Surplus Grace: Belief, Doubt, and the Ever-Graced Faith
“Have faith in God!” Jesus tells his disciples in the Gospel of Mark (11:22 CEB). “You believe in God; believe also in me,” he says in the Gospel of John (14:1 NIV). Holding faith, Jesus suggests, is about laying claim to the hope that what God has promised will come to fruition. This includes Jesus’s own promises—to the disciples, and to us—that he has actually not abandoned us, even when the circumstances of our lives and this world seem to indicate otherwise. “Don’t be troubled,” he says; “I won’t leave you as orphans” (14:1, 8 CEB). “When I go to prepare a place for you, I will return and take you to be with me so that where I am you will be too” (14:3 CEB). Faith that holds refuses to give up on promises like this, even when it is colored by doubts or skepticism.
I love the biblical story of the man who holds tightly to faith, desperate for his son’s healing. “If you can do anything, help us! Show us compassion!” he says to Jesus. “‘If you can do anything’?” Jesus exclaims. “All things are possible for the one who has faith.” “I have faith,” said the man immediately; “help my lack of faith!” (Mark 9:22-24 CEB). This father’s faith is interlocked with doubt, but he refuses to let go of it because he wants so badly for his son to be healed. It is this doubt-riddled faith that drives him to seek understanding; that leads him to seek Jesus; that strengthens him not to be bogged down by his skepticism but to force out an affirmative, if honest, answer to Jesus’s question.
Martin Luther argued back in the sixteenth century that what faith holds onto most directly is not even God’s promises but Jesus Christ himself. “Faith takes hold of Christ and has Him present, enclosing Him as the ring encloses the gem,” Luther says.[1] One of the points Luther is making with this beautiful metaphor is that faith in and of itself has no content. It is not something we achieve, something that can be measured, or something we should get credit for. It is not, in and of itself, something that can save us. But it is absolutely essential because it unites us to the Christ in whom we participate, the Christ who makes us righteous, the Christ who is present to us and who shares with us everything he has. He is the content to which our faith clings; the one in whom we live and move and have our being; the savior of the world and also of each and every one.

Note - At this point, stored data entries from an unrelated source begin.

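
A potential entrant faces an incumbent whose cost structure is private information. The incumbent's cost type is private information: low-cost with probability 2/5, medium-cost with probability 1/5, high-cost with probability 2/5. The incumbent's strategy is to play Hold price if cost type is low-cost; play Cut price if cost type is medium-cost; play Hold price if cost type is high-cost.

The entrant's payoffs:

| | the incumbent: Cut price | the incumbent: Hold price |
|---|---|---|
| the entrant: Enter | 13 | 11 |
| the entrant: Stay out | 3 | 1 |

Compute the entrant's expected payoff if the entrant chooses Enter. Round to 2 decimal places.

Take the expectation over the incumbent's cost type, weighting each type's action by its prior probability.
E[Enter] = 2/5·11 + 1/5·13 + 2/5·11 = 22/5 + 13/5 + 22/5 = 57/5

11.40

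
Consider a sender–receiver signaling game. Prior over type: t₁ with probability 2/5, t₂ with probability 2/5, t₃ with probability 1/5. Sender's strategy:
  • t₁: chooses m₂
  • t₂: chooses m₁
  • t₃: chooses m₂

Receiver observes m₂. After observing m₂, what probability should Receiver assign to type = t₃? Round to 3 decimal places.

0.333

P(m₂) = (2/5)·1 + (2/5)·0 + (1/5)·1 = 3/5
P(t₃ | m₂) = ((1/5)·1) / (3/5) = (1/5) / (3/5) = 1/3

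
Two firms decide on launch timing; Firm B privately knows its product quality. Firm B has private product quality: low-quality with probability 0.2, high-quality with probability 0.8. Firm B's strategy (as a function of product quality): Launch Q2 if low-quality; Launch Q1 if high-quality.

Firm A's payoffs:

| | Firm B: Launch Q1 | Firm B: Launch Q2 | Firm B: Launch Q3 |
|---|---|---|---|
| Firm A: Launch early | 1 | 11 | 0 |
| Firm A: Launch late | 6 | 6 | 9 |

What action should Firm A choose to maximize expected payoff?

E[Launch early] = 0.2·(11) + 0.8·(1) = 3
E[Launch late] = 0.2·(6) + 0.8·(6) = 6
Best response: Launch late (6 is the largest).

Launch late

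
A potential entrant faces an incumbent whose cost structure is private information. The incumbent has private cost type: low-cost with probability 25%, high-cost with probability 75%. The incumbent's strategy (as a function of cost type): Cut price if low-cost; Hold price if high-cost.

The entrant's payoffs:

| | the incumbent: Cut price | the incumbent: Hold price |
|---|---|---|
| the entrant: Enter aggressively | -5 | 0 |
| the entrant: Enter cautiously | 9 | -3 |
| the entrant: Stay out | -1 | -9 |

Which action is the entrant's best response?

Enter cautiously

E[Enter aggressively] = 0.25·(-5) + 0.75·(0) = -1.25
E[Enter cautiously] = 0.25·(9) + 0.75·(-3) = 0
E[Stay out] = 0.25·(-1) + 0.75·(-9) = -7
Best response: Enter cautiously (0 is the largest).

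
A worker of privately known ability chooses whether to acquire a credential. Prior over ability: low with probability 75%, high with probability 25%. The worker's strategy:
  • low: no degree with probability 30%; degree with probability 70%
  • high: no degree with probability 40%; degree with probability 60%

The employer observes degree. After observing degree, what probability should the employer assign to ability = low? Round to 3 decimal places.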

Our faith holds Christ, but we also hold faith. One of the million-dollar questions in theology is: do we have the capacity, in and of ourselves, to generate faith? Theologians through the ages have generally agreed that human beings cannot achieve faith on their own. The big debate is whether or not they contribute anything at all. Thomas Aquinas thought that human beings were capable of journeying part way toward God; that God had “built in” to every human creature this capacity. Calvin held that human beings had enough capacity that they could turn in the right direction, but (following his interpretation of Romans 1) he thought that soon thereafter they were liable to create idols rather than to worship the one true God. Wesley thought faith was out of range for human beings apart from God’s doing; at the same time, he thought human beings do have a part to play: they participate with a graced responsiveness to God’s prevenient, justifying, and sanctifying love, choosing whether to accept or to reject God’s extended gift.
The theologian with whom I resonate most on this is Karl Barth. Barth lived from 1886 to 1968 and is part of the Reformed tradition, following John Calvin—but three centuries later! Barth observed that human beings who believe they have the capacity to contribute something of their own to God’s work of salvation were apt to mistake their own agendas for the will of God. His idea was that even our faith is a gift of God. He describes faith, in fact, as a kind of “surplus grace,” explaining that “grace is so truly grace, and so truly free as grace, that it is capable of this superfluity.” More specifically, he explains that grace is responsible for the “distinctive feature of the faith of those whom we see moving toward the miracles of Jesus.”[2]
The faith we hold is the faith that holds Christ, and the faith that holds Christ is surplus grace. It is a faith that will never let us go because it is an overflow of the unconditional love of God.